Here is an excerpt from something I wrote some time ago:
“While I am an advocate of removal of diagnoses related to gender identity and expression from the DSM, I agree with Mara Keisling that lifting of the DoD medical restrictions that either disqualify one from service or qualify one for separation from service should not be dependent on removal of the diagnoses…”
“If it is in fact the case that it is DoD policy to (as stated in the above referenced DoDI):
“Ensure that individuals under consideration for appointment, enlistment, or induction into the Military Services are: (1) Free of contagious diseases that probably will endanger the health of other personnel. (2) Free of medical conditions or physical defects that may require excessive time lost from duty for necessary treatment or hospitalization, or probably will result in separation from the Service for medical unfitness. (3) Medically capable of satisfactorily completing required training. (4) Medically adaptable to the military environment without the necessity of geographical area limitations. (5) Medically capable of performing duties without aggravation of existing physical defects or medical conditions.”

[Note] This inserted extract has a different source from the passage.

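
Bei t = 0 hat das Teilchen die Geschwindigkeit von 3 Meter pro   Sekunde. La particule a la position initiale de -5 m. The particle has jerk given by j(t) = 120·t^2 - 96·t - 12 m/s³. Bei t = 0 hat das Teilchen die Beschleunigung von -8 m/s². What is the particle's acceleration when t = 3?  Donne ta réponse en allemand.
Wir müssen das Integral unserer Gleichung für den Ruck j(t) = 120·t^2 - 96·t - 12 1-mal finden. Die Stammfunktion von dem Ruck, mit a(0) = -8, ergibt die Beschleunigung: a(t) = 40·t^3 - 48·t^2 - 12·t - 8. Mit a(t) = 40·t^3 - 48·t^2 - 12·t - 8 und Einsetzen von t = 3, finden wir a = 604.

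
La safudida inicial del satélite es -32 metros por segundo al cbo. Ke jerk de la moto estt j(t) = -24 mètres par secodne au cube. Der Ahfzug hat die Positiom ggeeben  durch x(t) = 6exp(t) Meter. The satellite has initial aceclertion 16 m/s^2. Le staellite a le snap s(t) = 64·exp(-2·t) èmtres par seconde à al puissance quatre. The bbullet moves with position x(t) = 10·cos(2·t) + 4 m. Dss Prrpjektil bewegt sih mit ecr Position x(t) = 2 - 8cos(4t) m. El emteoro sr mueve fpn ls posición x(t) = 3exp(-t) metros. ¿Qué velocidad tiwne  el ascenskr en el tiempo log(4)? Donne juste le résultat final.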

…then as far as I can see, there is no valid reason why the conditions noted as being unsatisfactory are valid concerns. Any medical expert familiar with the treatment of transgender and/or transsexual patients can tell you that there is no reason why a trans person in good health should not be able to meet the same physical performance requirements of other soldiers and meet the criteria of DoD policy I note here merely on the basis of being trans.”